In our on-line training course, "A Physical Understanding of Race Car Handling" , we study the detail of what is happening here, together with our other key diagram showing the slip angles at the tyres. 

These simple, yet powerful explanations are exclusive to us.  You cannot read about this in any books on handling,  Neither have we "mind engineered" this stuff.  It's supported by the science - all based on vehicle dynamics principles.

Feeling the Rotation – Driving on the Road

You’re driving your road car through a series of corners.  Driving at roughly constant speed, and cornering fast enough, you can feel the lateral G building up in corner entry, maintaining during the mid-corner and letting go in corner exit.  Lateral G is greater for the tighter corners, less for the more open corners.

In corner entry, it might take a second or more turning the steering wheel, followed by another time period, with the steering wheel held steady (the mid corner).     

In the mid corner with the fixed steering, it doesn’t matter how hard you drive, you won’t feel any rotation.  You’d be forgiven for thinking there is no rotation to be felt in cornering.   

However, with the steering wheel in motion, there is always some rotation of the car on the tyres in the corner entry.  But on the road, as a rule, the motion won’t be sufficient for you to feel it.  (The rate of rotation needs to be around 3 degrees per second or more, for the driver to feel it.)  
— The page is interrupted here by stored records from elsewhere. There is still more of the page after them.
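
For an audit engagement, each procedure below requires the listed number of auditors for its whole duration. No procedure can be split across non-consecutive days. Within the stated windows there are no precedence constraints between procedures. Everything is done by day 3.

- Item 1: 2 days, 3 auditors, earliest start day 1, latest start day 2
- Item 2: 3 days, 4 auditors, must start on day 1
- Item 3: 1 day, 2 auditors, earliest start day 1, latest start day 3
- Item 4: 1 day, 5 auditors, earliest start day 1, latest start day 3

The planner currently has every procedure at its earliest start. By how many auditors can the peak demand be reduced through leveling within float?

Early-start peak: d1:14  d2:7  d3:4 ⇒ 14.
Leveled (Item 1@1, Item 2@1, Item 3@1, Item 4@3): d1:9  d2:7  d3:9 ⇒ 9.
Reduction 14 − 9 = 5.

5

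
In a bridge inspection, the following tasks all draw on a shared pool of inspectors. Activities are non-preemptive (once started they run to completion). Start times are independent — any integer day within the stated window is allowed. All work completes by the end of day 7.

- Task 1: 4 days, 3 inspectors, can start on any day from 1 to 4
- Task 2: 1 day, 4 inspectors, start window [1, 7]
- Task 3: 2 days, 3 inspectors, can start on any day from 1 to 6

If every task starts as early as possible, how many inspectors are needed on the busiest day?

Early-start schedule: Task 1@1, Task 2@1, Task 3@1.
Load per day: day 1: 10, day 2: 6, day 3: 3, day 4: 3, day 5: 0, day 6: 0, day 7: 0.
Peak is 10.

10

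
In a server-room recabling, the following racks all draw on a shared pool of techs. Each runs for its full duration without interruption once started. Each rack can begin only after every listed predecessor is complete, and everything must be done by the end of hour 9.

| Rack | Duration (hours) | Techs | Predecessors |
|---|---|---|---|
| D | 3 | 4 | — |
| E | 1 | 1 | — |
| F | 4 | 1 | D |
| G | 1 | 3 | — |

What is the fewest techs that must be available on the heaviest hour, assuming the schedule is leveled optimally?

Early-start (D@1, E@1, F@4, G@1) gives peak 8: h1:8  h2:4  h3:4  h4:1  h5:1  h6:1  h7:1  h8:0  h9:0.
Shift E→4, G→5.
Schedule D@1, E@4, F@4, G@5: h1:4  h2:4  h3:4  h4:2  h5:4  h6:1  h7:1  h8:0  h9:0 — peak 4.

4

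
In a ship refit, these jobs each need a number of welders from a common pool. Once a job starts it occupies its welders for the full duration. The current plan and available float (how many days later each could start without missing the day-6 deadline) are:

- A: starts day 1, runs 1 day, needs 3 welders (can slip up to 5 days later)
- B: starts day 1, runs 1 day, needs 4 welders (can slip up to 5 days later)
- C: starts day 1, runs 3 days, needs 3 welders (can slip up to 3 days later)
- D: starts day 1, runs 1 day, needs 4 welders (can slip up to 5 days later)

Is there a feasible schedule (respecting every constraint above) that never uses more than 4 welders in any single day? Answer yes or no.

yes

Schedule A@1, B@2, C@3, D@6: d1:3  d2:4  d3:3  d4:3  d5:3  d6:4 — peak 4 ≤ 4.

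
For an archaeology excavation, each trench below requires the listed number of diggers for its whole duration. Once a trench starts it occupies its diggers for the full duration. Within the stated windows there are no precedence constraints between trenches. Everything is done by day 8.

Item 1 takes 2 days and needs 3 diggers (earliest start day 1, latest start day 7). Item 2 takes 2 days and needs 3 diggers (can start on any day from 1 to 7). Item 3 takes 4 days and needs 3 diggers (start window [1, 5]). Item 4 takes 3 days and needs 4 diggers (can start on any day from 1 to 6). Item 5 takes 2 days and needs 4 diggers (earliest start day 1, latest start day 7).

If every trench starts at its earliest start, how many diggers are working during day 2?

17

At early start, day 2 has: Item 1, Item 2, Item 3, Item 4, Item 5.
Demand: 3 + 3 + 3 + 4 + 4 = 17.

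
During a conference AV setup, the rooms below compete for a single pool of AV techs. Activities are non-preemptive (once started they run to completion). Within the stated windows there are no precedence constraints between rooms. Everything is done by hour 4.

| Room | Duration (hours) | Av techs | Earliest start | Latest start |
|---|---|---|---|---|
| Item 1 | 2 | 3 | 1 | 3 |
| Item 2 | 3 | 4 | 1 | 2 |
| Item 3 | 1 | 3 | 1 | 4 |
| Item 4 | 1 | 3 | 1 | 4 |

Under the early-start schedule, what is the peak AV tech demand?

13

Early-start schedule: Item 1@1, Item 2@1, Item 3@1, Item 4@1.
Load per hour: hour 1: 13, hour 2: 7, hour 3: 4, hour 4: 0.
Peak is 13.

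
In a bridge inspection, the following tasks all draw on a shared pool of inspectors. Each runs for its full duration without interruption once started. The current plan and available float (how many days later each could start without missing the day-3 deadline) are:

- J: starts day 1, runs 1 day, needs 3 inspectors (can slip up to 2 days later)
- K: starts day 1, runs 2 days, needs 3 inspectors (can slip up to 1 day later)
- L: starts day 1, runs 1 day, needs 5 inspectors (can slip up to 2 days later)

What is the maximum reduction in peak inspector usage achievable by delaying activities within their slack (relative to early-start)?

5

Early-start peak: d1:11  d2:3  d3:0 ⇒ 11.
Leveled (J@1, K@1, L@3): d1:6  d2:3  d3:5 ⇒ 6.
Reduction 11 − 6 = 5.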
If you make a quick movement of the steering wheel on the road and feel the response of the car, you can feel the rotation.  In racing, where you’re building up cornering force from zero to maximum lateral grip in corner entry, the rate of rotation will generally be enough for the sensitive driver to feel it.

I think the implications of this are huge.  If you take this as a starting point, then you can build a complete mindset about handling and suspension set-up, starting from what’s happening at the tyres, right through to the suspension set-up and vehicle response.